While there is no cure for dengue fever, people experiencing symptoms of infection can work with their health care provider to manage them. This may include taking medication to relieve pain, increasing fluid intake to prevent dehydration and getting plenty of rest.
What can be done to prevent dengue fever?
Use mosquito repellant and wear long-sleeved shirts and long pants in areas where dengue is spreading, Vazquez-Prokopec said. Mosquitoes that transmit dengue are day biters, so mosquito nets over beds are a less effective prevention measure (although these fine-mesh nets are recommended to slow the spread of other mosquito-borne illnesses, such as malaria).
“Make sure you don’t accumulate standing water in or around your house,” Dos Santos said.
In addition to removing standing water when possible, Vazquez-Prokopec said it is important that communities spray for mosquitoes and households use mosquito-repellent coils to deter the insects from feeding on residents.
He added that when traveling to an area where dengue fever is endemic, it’s a good idea to wear mosquito repellant for the next three or four days after returning home to prevent introduction of the disease to your community.
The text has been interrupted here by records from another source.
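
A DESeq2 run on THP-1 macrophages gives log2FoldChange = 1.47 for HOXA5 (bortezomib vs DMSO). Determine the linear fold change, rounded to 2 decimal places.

2.77

Fold change = 2^(1.47) = 2.770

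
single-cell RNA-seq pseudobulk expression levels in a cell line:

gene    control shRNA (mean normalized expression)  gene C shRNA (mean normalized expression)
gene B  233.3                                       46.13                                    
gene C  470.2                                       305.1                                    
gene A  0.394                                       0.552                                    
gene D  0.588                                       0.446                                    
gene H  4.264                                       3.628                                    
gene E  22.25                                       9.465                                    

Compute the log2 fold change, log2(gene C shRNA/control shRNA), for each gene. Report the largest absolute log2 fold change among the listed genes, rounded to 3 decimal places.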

One prevention method that has gained attention is the introduction of male mosquitoes infected with the bacteria Wolbachia. When those mosquitoes mate with female mosquitoes, the resulting eggs do not hatch, thus stopping the possible spread of any diseases the insects may carry.
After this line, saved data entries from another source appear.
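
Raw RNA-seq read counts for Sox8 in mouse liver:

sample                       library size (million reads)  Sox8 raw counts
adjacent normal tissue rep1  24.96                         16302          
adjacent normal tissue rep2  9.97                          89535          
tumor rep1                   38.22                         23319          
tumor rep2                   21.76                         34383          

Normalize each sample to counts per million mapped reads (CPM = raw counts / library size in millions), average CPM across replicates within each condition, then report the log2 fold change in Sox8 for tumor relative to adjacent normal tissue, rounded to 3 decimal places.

CPM(adjacent normal tissue rep1) = 16302 / 24.96 = 653.1250
CPM(adjacent normal tissue rep2) = 89535 / 9.97 = 8980.4413
CPM(tumor rep1) = 23319 / 38.22 = 610.1256
CPM(tumor rep2) = 34383 / 21.76 = 1580.1011
mean CPM(adjacent normal tissue) = 4816.7832; mean CPM(tumor) = 1095.1133
Fold change = 1095.1133 / 4816.7832 = 0.22735
log2(0.22735) = -2.1370

-2.137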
“We cannot give up on vector control,” Vazquez-Prokopec said.
Why is this recent outbreak so widespread?
How climate change affects dengue fever infection rates
The rapid spread of dengue fever in recent months provides a real reminder of the ripple effects of human-driven climate change, said Thais Dos Santos with the Pan-American Health Organization.
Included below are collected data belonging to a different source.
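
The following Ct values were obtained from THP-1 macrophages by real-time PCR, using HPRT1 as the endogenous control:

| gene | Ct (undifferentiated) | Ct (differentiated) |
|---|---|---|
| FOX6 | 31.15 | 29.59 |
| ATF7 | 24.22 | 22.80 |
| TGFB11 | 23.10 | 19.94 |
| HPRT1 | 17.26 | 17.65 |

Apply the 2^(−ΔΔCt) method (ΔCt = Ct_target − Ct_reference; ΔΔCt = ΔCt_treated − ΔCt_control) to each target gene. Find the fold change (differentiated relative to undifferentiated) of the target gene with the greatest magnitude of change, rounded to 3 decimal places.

FOX6: ΔΔCt = (29.59−17.65) − (31.15−17.26) = 11.94 − 13.89 = -1.95; fold change = 2^1.95 = 3.864
ATF7: ΔΔCt = (22.80−17.65) − (24.22−17.26) = 5.15 − 6.96 = -1.81; fold change = 2^1.81 = 3.506
TGFB11: ΔΔCt = (19.94−17.65) − (23.10−17.26) = 2.29 − 5.84 = -3.55; fold change = 2^3.55 = 11.713
TGFB11 has the largest |ΔΔCt| = 3.55.

11.713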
As temperatures and sea levels rise, along with fundamental shifts in climate, mosquitoes can thrive in more places, particularly in urban areas.
“We think of climate change as an issue of melting ice caps, but this is a real tangible health impact of climate change,” Dos Santos said. “We can’t approach this from the health sector alone. It really requires an all-of-society approach to take care of this in a systemic way.”
Dengue cases declined between 2016 and 2018 but began an uptick before the COVID pandemic, Durbin said. COVID lockdowns prevented people (and the virus) from circulating, meaning fewer people were getting bitten or had a chance to develop immunity.
But a recent surge of global travel, coinciding with an El Nino year, has translated to a dramatic increase in confirmed and suspected dengue infections, Durbin said.
“In the past two years, it’s exploded,” she said.
More than 5 million people have developed dengue fever since early 2023, according to estimates released by the World Health Organization in January, and the Americas “reported the largest proportion of the global burden.” Confirmed and suspected cases in the Western Hemisphere have more than quadrupled over the last five years.
Will the continental U.S. experience a significant outbreak?
For now, most people in the continental U.S. do not need to be concerned about dengue fever, Dos Santos said. During warm weather, a lot of people spend time inside screened-in houses with air conditioning, she said. When they are thirsty, they turn a faucet for water and generally do not need to store rainwater. But that type of infrastructure is not guaranteed in parts of the world that struggle more regularly with dengue fever, she said.